IPW: Integrated Projects Week

The week before spring break, The School tosses aside the "normal" schedule and students sign up for special courses to study something different.  This year I worked with teachers Chris Pappas and Monica Amaro and twelve sixth and seventh grade boys doing "sneaker design."  Though everyone was excited just to design sneakers, we also explored the entire eco-system of sneaker culture from marketing to manufacturing to economics.  Once we started thinking about it from a deep level we quickly realized that one week would not be enough time!

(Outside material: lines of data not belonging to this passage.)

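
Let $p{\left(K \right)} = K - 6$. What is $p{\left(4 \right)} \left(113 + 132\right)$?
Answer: $-490$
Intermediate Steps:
$p{\left(K \right)} = -6 + K$ ($p{\left(K \right)} = K - 6 = -6 + K$)
$p{\left(4 \right)} \left(113 + 132\right) = \left(-6 + 4\right) \left(113 + 132\right) = \left(-2\right) 245 = -490$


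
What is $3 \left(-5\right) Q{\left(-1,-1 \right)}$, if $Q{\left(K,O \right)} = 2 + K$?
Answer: $-15$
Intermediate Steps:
$3 \left(-5\right) Q{\left(-1,-1 \right)} = 3 \left(-5\right) \left(2 - 1\right) = \left(-15\right) 1 = -15$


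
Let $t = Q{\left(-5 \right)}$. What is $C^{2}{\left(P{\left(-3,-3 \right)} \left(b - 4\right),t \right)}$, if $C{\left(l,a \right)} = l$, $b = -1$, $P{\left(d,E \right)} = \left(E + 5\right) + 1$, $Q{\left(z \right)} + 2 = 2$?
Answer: $225$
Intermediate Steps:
$Q{\left(z \right)} = 0$ ($Q{\left(z \right)} = -2 + 2 = 0$)
$P{\left(d,E \right)} = 6 + E$ ($P{\left(d,E \right)} = \left(5 + E\right) + 1 = 6 + E$)
$t = 0$
$C^{2}{\left(P{\left(-3,-3 \right)} \left(b - 4\right),t \right)} = \left(\left(6 - 3\right) \left(-1 - 4\right)\right)^{2} = \left(3 \left(-5\right)\right)^{2} = \left(-15\right)^{2} = 225$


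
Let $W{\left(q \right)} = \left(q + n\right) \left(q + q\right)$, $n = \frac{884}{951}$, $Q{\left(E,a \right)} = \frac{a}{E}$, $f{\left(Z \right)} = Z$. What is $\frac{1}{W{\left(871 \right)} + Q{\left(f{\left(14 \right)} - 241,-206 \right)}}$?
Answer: $\frac{215877}{327896045876} \approx 6.5837 \cdot 10^{-7}$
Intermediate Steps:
$n = \frac{884}{951}$ ($n = 884 \cdot \frac{1}{951} = \frac{884}{951} \approx 0.92955$)
$W{\left(q \right)} = 2 q \left(\frac{884}{951} + q\right)$ ($W{\left(q \right)} = \left(q + \frac{884}{951}\right) \left(q + q\right) = \left(\frac{884}{951} + q\right) 2 q = 2 q \left(\frac{884}{951} + q\right)$)
$\frac{1}{W{\left(871 \right)} + Q{\left(f{\left(14 \right)} - 241,-206 \right)}} = \frac{1}{\frac{2}{951} \cdot 871 \left(884 + 951 \cdot 871\right) - \frac{206}{14 - 241}} = \frac{1}{\frac{2}{951} \cdot 871 \left(884 + 828321\right) - \frac{206}{14 - 241}} = \frac{1}{\frac{2}{951} \cdot 871 \cdot 829205 - \frac{206}{-227}} = \frac{1}{\frac{1444475110}{951} - - \frac{206}{227}} = \frac{1}{\frac{1444475110}{951} + \frac{206}{227}} = \frac{1}{\frac{327896045876}{215877}} = \frac{215877}{327896045876}$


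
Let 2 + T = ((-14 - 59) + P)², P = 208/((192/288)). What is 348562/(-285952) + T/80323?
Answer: -5832126619/11484261248 ≈ -0.50784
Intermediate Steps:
P = 312 (P = 208/((192*(1/288))) = 208/(⅔) = 208*(3/2) = 312)
T = 57119 (T = -2 + ((-14 - 59) + 312)² = -2 + (-73 + 312)² = -2 + 239² = -2 + 57121 = 57119)
348562/(-285952) + T/80323 = 348562/(-285952) + 57119/80323 = 348562*(-1/285952) + 57119*(1/80323) = -174281/142976 + 57119/80323 = -5832126619/11484261248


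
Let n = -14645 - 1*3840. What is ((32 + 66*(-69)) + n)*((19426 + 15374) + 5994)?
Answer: -938547558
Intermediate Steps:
n = -18485 (n = -14645 - 3840 = -18485)
((32 + 66*(-69)) + n)*((19426 + 15374) + 5994) = ((32 + 66*(-69)) - 18485)*((19426 + 15374) + 5994) = ((32 - 4554) - 18485)*(34800 + 5994) = (-4522 - 18485)*40794 = -23007*40794 = -938547558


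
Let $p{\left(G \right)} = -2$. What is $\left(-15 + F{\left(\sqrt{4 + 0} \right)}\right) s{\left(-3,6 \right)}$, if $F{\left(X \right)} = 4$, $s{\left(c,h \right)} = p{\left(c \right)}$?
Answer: $22$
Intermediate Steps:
$s{\left(c,h \right)} = -2$
$\left(-15 + F{\left(\sqrt{4 + 0} \right)}\right) s{\left(-3,6 \right)} = \left(-15 + 4\right) \left(-2\right) = \left(-11\right) \left(-2\right) = 22$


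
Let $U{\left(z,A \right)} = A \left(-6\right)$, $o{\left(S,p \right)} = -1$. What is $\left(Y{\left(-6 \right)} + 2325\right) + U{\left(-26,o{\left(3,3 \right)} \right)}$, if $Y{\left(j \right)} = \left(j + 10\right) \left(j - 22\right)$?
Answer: $2219$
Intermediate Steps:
$U{\left(z,A \right)} = - 6 A$
$Y{\left(j \right)} = \left(-22 + j\right) \left(10 + j\right)$ ($Y{\left(j \right)} = \left(10 + j\right) \left(-22 + j\right) = \left(-22 + j\right) \left(10 + j\right)$)
$\left(Y{\left(-6 \right)} + 2325\right) + U{\left(-26,o{\left(3,3 \right)} \right)} = \left(\left(-220 + \left(-6\right)^{2} - -72\right) + 2325\right) - -6 = \left(\left(-220 + 36 + 72\right) + 2325\right) + 6 = \left(-112 + 2325\right) + 6 = 2213 + 6 = 2219$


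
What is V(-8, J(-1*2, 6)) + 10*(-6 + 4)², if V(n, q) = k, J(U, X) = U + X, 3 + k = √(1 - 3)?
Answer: 37 + I*√2 ≈ 37.0 + 1.4142*I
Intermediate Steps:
k = -3 + I*√2 (k = -3 + √(1 - 3) = -3 + √(-2) = -3 + I*√2 ≈ -3.0 + 1.4142*I)
V(n, q) = -3 + I*√2
V(-8, J(-1*2, 6)) + 10*(-6 + 4)² = (-3 + I*√2) + 10*(-6 + 4)² = (-3 + I*√2) + 10*(-2)² = (-3 + I*√2) + 10*4 = (-3 + I*√2) + 40 = 37 + I*√2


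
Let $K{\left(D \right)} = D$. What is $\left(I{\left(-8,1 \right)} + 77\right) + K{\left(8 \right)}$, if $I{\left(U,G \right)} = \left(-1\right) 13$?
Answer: $72$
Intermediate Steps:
$I{\left(U,G \right)} = -13$
$\left(I{\left(-8,1 \right)} + 77\right) + K{\left(8 \right)} = \left(-13 + 77\right) + 8 = 64 + 8 = 72$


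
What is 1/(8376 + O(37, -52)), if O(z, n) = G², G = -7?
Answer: 1/8425 ≈ 0.00011869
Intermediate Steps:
O(z, n) = 49 (O(z, n) = (-7)² = 49)
1/(8376 + O(37, -52)) = 1/(8376 + 49) = 1/8425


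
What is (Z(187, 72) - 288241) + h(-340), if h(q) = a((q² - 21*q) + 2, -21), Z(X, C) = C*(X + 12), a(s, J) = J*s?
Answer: -2851495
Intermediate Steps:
Z(X, C) = C*(12 + X)
h(q) = -42 - 21*q² + 441*q (h(q) = -21*((q² - 21*q) + 2) = -21*(2 + q² - 21*q) = -42 - 21*q² + 441*q)
(Z(187, 72) - 288241) + h(-340) = (72*(12 + 187) - 288241) + (-42 - 21*(-340)² + 441*(-340)) = (72*199 - 288241) + (-42 - 21*115600 - 149940) = (14328 - 288241) + (-42 - 2427600 - 149940) = -273913 - 2577582 = -2851495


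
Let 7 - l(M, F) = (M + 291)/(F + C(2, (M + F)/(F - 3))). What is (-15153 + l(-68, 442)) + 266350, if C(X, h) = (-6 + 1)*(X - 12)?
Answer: 123592145/492 ≈ 2.5120e+5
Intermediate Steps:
C(X, h) = 60 - 5*X (C(X, h) = -5*(-12 + X) = 60 - 5*X)
l(M, F) = 7 - (291 + M)/(50 + F) (l(M, F) = 7 - (M + 291)/(F + (60 - 5*2)) = 7 - (291 + M)/(F + (60 - 10)) = 7 - (291 + M)/(F + 50) = 7 - (291 + M)/(50 + F))
(-15153 + l(-68, 442)) + 266350 = (-15153 + (59 - 1*(-68) + 7*442)/(50 + 442)) + 266350 = (-15153 + (59 + 68 + 3094)/492) + 266350 = (-15153 + (1/492)*3221) + 266350 = (-15153 + 3221/492) + 266350 = -7452055/492 + 266350 = 123592145/492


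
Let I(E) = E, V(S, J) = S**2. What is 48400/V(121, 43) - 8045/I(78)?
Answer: -942245/9438 ≈ -99.835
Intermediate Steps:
48400/V(121, 43) - 8045/I(78) = 48400/(121**2) - 8045/78 = 48400/14641 - 8045*1/78 = 48400*(1/14641) - 8045/78 = 400/121 - 8045/78 = -942245/9438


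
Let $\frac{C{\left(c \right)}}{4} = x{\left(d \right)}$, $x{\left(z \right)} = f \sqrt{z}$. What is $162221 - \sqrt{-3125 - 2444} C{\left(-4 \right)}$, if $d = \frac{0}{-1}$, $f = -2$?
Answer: $162221$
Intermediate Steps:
$d = 0$ ($d = 0 \left(-1\right) = 0$)
$x{\left(z \right)} = - 2 \sqrt{z}$
$C{\left(c \right)} = 0$ ($C{\left(c \right)} = 4 \left(- 2 \sqrt{0}\right) = 4 \left(\left(-2\right) 0\right) = 4 \cdot 0 = 0$)
$162221 - \sqrt{-3125 - 2444} C{\left(-4 \right)} = 162221 - \sqrt{-3125 - 2444} \cdot 0 = 162221 - \sqrt{-5569} \cdot 0 = 162221 - i \sqrt{5569} \cdot 0 = 162221 - 0 = 162221 + 0 = 162221$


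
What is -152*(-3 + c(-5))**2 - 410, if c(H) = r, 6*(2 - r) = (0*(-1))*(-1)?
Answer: -562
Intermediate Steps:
r = 2 (r = 2 - 0*(-1)*(-1)/6 = 2 - 0*(-1) = 2 - 1/6*0 = 2 + 0 = 2)
c(H) = 2
-152*(-3 + c(-5))**2 - 410 = -152*(-3 + 2)**2 - 410 = -152*(-1)**2 - 410 = -152*1 - 410 = -152 - 410 = -562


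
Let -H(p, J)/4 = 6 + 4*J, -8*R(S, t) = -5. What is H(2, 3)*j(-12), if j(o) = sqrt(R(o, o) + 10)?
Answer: -18*sqrt(170) ≈ -234.69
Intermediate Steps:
R(S, t) = 5/8 (R(S, t) = -1/8*(-5) = 5/8)
H(p, J) = -24 - 16*J (H(p, J) = -4*(6 + 4*J) = -24 - 16*J)
j(o) = sqrt(170)/4 (j(o) = sqrt(5/8 + 10) = sqrt(85/8) = sqrt(170)/4)
H(2, 3)*j(-12) = (-24 - 16*3)*(sqrt(170)/4) = (-24 - 48)*(sqrt(170)/4) = -18*sqrt(170)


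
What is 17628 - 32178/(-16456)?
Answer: 145059273/8228 ≈ 17630.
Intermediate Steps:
17628 - 32178/(-16456) = 17628 - 32178*(-1/16456) = 17628 + 16089/8228 = 145059273/8228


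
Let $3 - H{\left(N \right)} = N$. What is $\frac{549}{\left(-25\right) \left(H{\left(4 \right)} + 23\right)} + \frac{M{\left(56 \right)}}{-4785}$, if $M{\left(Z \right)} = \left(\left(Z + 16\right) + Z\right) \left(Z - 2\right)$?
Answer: $- \frac{38961}{15950} \approx -2.4427$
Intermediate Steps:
$H{\left(N \right)} = 3 - N$
$M{\left(Z \right)} = \left(-2 + Z\right) \left(16 + 2 Z\right)$ ($M{\left(Z \right)} = \left(\left(16 + Z\right) + Z\right) \left(-2 + Z\right) = \left(16 + 2 Z\right) \left(-2 + Z\right) = \left(-2 + Z\right) \left(16 + 2 Z\right)$)
$\frac{549}{\left(-25\right) \left(H{\left(4 \right)} + 23\right)} + \frac{M{\left(56 \right)}}{-4785} = \frac{549}{\left(-25\right) \left(\left(3 - 4\right) + 23\right)} + \frac{-32 + 2 \cdot 56^{2} + 12 \cdot 56}{-4785} = \frac{549}{\left(-25\right) \left(\left(3 - 4\right) + 23\right)} + \left(-32 + 2 \cdot 3136 + 672\right) \left(- \frac{1}{4785}\right) = \frac{549}{\left(-25\right) \left(-1 + 23\right)} + \left(-32 + 6272 + 672\right) \left(- \frac{1}{4785}\right) = \frac{549}{\left(-25\right) 22} + 6912 \left(- \frac{1}{4785}\right) = \frac{549}{-550} - \frac{2304}{1595} = 549 \left(- \frac{1}{550}\right) - \frac{2304}{1595} = - \frac{549}{550} - \frac{2304}{1595} = - \frac{38961}{15950}$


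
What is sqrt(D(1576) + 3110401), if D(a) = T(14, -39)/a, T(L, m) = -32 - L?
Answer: 33*sqrt(443384945)/394 ≈ 1763.6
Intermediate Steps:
D(a) = -46/a (D(a) = (-32 - 1*14)/a = (-32 - 14)/a = -46/a)
sqrt(D(1576) + 3110401) = sqrt(-46/1576 + 3110401) = sqrt(-46*1/1576 + 3110401) = sqrt(-23/788 + 3110401) = sqrt(2450995965/788) = 33*sqrt(443384945)/394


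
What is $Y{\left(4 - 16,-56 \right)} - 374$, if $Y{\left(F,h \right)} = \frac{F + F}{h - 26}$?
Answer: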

On day one we started by showing Sneaker Confidential, a somewhat outdated but themeatically appropriate video.  Most of the time, when I watch videos with students, I like to pause and explain things that are happening and open it up for quick conversation to make sure everyone understands.  Even though this was only a 45 minute video, it took us almost 2 hours to watch the whole thing!

In the afternoon, students began individual research projects on different brands of shoes.

Over the next few days we bought a pair of size 7 Jordans on 125th street and we tried to sell them at Flight Club  on lower broadway.  Unfortunately they weren't interested because the shoe wasn't rare. We also went to Niketown and tried out NikeID.

The best part of our week was on Thursday afternoon when Puma sponsored our shoe design activity.  Each student designed their own pair of sneaks.  In a few weeks, Puma will send them to us. It's a marketing gimmick for them, and it was clear that each student is now a convert to the Puma brand!  You can view the photographs here:

IPW is the best week of the year.  I wish I got this excited about teaching everything else!

Wednesday, February 2, 2011

Collaborative writing

In 5th grade we're learning about progress and Moore's law through a study of the history of ipods.  It's lots of fun, with kids researching individual models 2001 - present using both wikipedia as an entry point and Apple's press release library for primary source verification.  After the research about release date, capacity, features and price, and creating a timeline, the students have to collaboratively write a script for a ipod history podcast.

It's been a challenge for a number of groups.  Though we're all on google docs, and we've divided up the script into parts,  I'm struggling to model and show strategies for collaboratively writing high quality text.  We've had conversations about the need to write collaboratively, how much of what we read nowadays is collaboratively written, but talk is cheap.  I need to model an effective approach.  Am I stepping too far out of my discipline as a technology integrator?